Les trois pouvoirs maghrébins présentent une autre caractéristique commune : une vulnérabilité que trahissent leurs discours incessants sur la « stabilité ». Au Maroc, Mohammed VI procède de manière régulière à des mouvements et des réaffectations au sein de l’armée. Ce fut par exemple le cas en octobre 2017. Certes, les velléités putschistes des militaires marocains durant les années 1970 ne sont plus qu’un souvenir, mais le souverain n’ignore pas que nombre de coups d’État en Afrique et dans le monde arabe ont eu lieu lorsque le dirigeant visé était à l’étranger. Cette crainte d’un putsch oblige le palais à garder constamment un œil sur les forces de sécurité. En avril 2018, après son mois et demi passé en France, Mohammed VI s’est rendu pour la première fois au siège de la direction générale de la surveillance du territoire (DGST), l’un des piliers sur lesquels la monarchie assoit son pouvoir grâce à un quadrillage serré de la société et de la classe politique.

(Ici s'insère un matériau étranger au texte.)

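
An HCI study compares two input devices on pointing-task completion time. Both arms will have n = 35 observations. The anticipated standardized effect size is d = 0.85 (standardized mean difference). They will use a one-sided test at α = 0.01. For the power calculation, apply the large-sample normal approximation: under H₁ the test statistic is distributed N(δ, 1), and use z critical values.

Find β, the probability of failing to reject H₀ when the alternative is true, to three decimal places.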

En Tunisie, les acquis démocratiques de 2011 demeurent fragiles. Le spectre d’un coup d’État resurgit de loin en loin. En juin 2018, le ministre de l’intérieur Lotfi Brahem était brusquement limogé. Officiellement, cette décision faisait suite à la mort de plusieurs dizaines de migrants tunisiens dans le naufrage de leur embarcation au large des îles Kerkennah. Mais une autre thèse qui circule à Tunis affirme qu’il était en cheville avec les services secrets des Émirats arabes unis pour préparer un coup d’État et mettre au pas Ennahda, que les responsables émiratis estiment inféodé aux Frères musulmans [5]. Un autre ancien ministre de l’intérieur, M. Mohamed Najem Gharsalli, est quant à lui poursuivi pour « complot contre la sûreté de l’État et mise à disposition de soi au service d’une armée étrangère en temps de paix ». Ennahda est lui-même accusé de conspirer contre l’État. Le comité qui cherche à établir la vérité concernant les assassinats de Chokri Belaïd et Mohamed Brahmi, deux personnalités politiques de gauche tuées en 2013, affirme que ce parti a espionné le ministère de la défense.
Mutations et mises à la retraite
En Algérie, le risque d’un coup d’État militaire s’est accru dans la perspective de l’élection présidentielle de 2019. Qu’il s’agisse de maintenir coûte que coûte la candidature de M. Bouteflika ou de trouver un « plan B », les possibilités d’une aventure sont dans toutes les têtes. Depuis deux ans, l’armée vit au rythme des mutations et des mises à la retraite d’officiers supérieurs. En octobre 2018, cinq généraux-majors, dont d’anciens chefs de région militaire, ont été placés en détention pour « enrichissement illicite »et « abus de pouvoir », avant d’être libérés sur ordre de la présidence. Le message n’ayant peut-être pas été compris ou jugé assez fort, trois autres généraux-majors ont été limogés en novembre 2018, de même que le patron de la direction centrale de la sécurité de l’armée (DCSA), M. Belmiloud Othmane, nommé à ce poste en août. Au Maghreb, les chefs sont malades ou absents, et cela ne peut qu’éperonner les ambitions et attiser la paranoïa dans les cercles du pouvoir.